Jamie Russell Vanderbeken (born August 23, 1987) is a British-Canadian professional basketball player for the Saint John Riptide of the National Basketball League of Canada (NBL). He played college basketball for Tyler Junior College and Iowa State.

== High school career ==
Vanderbeken attended Quinte Secondary School in Belleville, Ontario. He was considered one of the best high school players of his time in Canada and was ranked 148th nationally by Hoop Masters. He averaged 25.0 points, 12.1 rebounds and 4.2 blocks per game and earned regional honors in his final season with Quinte.

== Collegiate career ==
Vanderbeken initially played college basketball at Tyler Junior College in Tyler, Texas. He helped the team achieve a top 10 national rank and lifted them to their first outright conference title in 21 years as a sophomore. Vanderbeken was also invited to participate in the National Junior College Athletic Association (NJCAA) All-Star Game. He transferred to Iowa State in 2008. With the Cyclones, Vanderbeken quickly became one of the team's top shooters. However, he suffered multiple injuries early in his second season there, forcing him to redshirt his senior season. He returned for his final year, starting all 29 games and averaging 11.1 points, 5.5 rebounds and 1.7 blocks.

== Professional career ==
Vanderbeken has previously played for several teams from around the world, including the Bakersfield Jam, Panionios, Hebraica y Macabi, the Glasgow Rocks, Ottawa Skyhawks, and Saint John Mill Rats.
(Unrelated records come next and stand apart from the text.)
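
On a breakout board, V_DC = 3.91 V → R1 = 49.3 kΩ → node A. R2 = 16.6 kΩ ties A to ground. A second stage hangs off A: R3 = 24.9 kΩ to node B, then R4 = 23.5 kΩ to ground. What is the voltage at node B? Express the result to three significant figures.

Node A sees R2 in parallel with the series input of stage 2, R3 + R4 = 48.40 kΩ.
Effective lower resistance at A: R2 ‖ 48.40 = 12.36 kΩ.
So V_A = 3.91 × 0.2005 = 0.7838 V.
Then the unloaded second divider: V_B = V_A × R4/(R3+R4) = 0.7838 × 0.4855 = 0.3806 V.

V_B ≈ 0.381 V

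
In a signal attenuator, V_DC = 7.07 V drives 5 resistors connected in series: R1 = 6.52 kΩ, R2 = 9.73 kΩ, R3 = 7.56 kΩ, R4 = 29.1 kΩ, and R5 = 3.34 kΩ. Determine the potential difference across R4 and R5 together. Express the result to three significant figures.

V ≈ 4.08 V

Total series resistance ΣR = 6.52 + 9.73 + 7.56 + 29.1 + 3.34 = 56.25 kΩ.
R_{R4..R5} = 29.1 + 3.34 = 32.44 kΩ.
Voltage divider: V = V_DC · (32.44 / 56.25) = 7.07 × 0.5767 = 4.077 V.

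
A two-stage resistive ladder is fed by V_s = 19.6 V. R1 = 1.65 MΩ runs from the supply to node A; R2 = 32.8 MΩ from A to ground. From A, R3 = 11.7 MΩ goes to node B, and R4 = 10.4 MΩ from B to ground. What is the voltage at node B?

V_B ≈ 8.20 V

Looking into the second stage from A: R3 + R4 = 22.10 MΩ appears in parallel with R2.
Effective lower resistance at A: R2 ‖ 22.10 = 13.20 MΩ.
So V_A = 19.6 × 0.8889 = 17.42 V.
Then the unloaded second divider: V_B = V_A × R4/(R3+R4) = 17.42 × 0.4706 = 8.199 V.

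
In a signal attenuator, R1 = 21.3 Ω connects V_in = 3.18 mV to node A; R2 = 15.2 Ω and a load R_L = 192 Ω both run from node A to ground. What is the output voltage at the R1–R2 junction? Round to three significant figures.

R2 ‖ R_L = (15.2 × 192)/(15.2 + 192) = 14.08 Ω.
Now apply the divider: V_out = 3.18 × 0.3980 = 1.266 mV.
(Unloaded it would be 1.32 mV; the load pulls it down.)

V_out ≈ 1.27 mV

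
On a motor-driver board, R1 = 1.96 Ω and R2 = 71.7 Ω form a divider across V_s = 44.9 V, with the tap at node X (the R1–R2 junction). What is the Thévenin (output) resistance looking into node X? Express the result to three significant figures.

R_th ≈ 1.91 Ω

With V_s suppressed (replaced by a short), R_th = R1 ‖ R2 = (1.960 × 71.7)/(1.960 + 71.7) = 1.908 Ω.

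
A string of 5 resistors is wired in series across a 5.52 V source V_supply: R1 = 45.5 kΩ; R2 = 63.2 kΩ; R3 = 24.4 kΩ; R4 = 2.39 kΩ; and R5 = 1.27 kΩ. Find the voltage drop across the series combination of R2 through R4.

V ≈ 3.63 V

Series total: ΣR = 45.5 + 63.2 + 24.4 + 2.39 + 1.27 = 136.8 kΩ.
R_{R2..R4} = 63.2 + 24.4 + 2.39 = 89.99 kΩ.
By the voltage-divider rule, V = 5.52 × 89.99/136.8 = 3.632 V.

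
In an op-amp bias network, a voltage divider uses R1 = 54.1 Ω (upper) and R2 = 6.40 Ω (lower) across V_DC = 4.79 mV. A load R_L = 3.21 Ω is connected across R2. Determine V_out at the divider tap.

R2 ‖ R_L = (6.40 × 3.21)/(6.40 + 3.21) = 2.138 Ω.
Now apply the divider: V_out = 4.79 × 0.03801 = 0.1821 mV.

V_out ≈ 0.182 mV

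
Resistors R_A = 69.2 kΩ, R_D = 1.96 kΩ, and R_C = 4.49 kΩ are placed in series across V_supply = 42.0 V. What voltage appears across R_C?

V ≈ 2.49 V

ΣR = 69.2 + 1.96 + 4.49 = 75.65 kΩ.
V = V_supply · R/ΣR = 42.0 × 0.05935 = 2.493 V.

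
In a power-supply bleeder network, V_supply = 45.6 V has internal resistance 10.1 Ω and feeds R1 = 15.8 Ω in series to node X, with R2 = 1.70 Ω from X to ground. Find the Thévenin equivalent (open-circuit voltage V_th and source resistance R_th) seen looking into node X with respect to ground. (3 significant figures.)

R1' = 10.1 + 15.8 = 25.90 Ω (source resistance + R1).
V_th is the unloaded tap voltage: V_supply · R2/(R1'+R2) = 45.6 × 0.06159 = 2.809 V.
Looking into X with the source shorted: R_th = R1'·R2/(R1'+R2) = 25.90 × 1.70/27.60 = 1.595 Ω.

V_th ≈ 2.81 V, R_th ≈ 1.60 Ω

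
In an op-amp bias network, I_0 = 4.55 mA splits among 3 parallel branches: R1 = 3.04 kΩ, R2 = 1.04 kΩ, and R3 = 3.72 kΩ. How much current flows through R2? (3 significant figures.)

ΣG = 1/3.04 + 1/1.04 + 1/3.72 = 1.559.
By the current-divider rule, I = I_0 · G_k/ΣG = 4.55 × 0.6166 = 2.806 mA.

I ≈ 2.81 mA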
== International career ==
Vanderbeken was invited to try out for the Great Britain men's national basketball team for a chance to compete at the 2009 FIBA EuroBasket. Due to the fact that his mother was Scottish, he was allowed to hold British-Canadian dual citizenship and therefore represent Great Britain internationally. However, he never would appear after suffering a broken foot on his first day at training camp.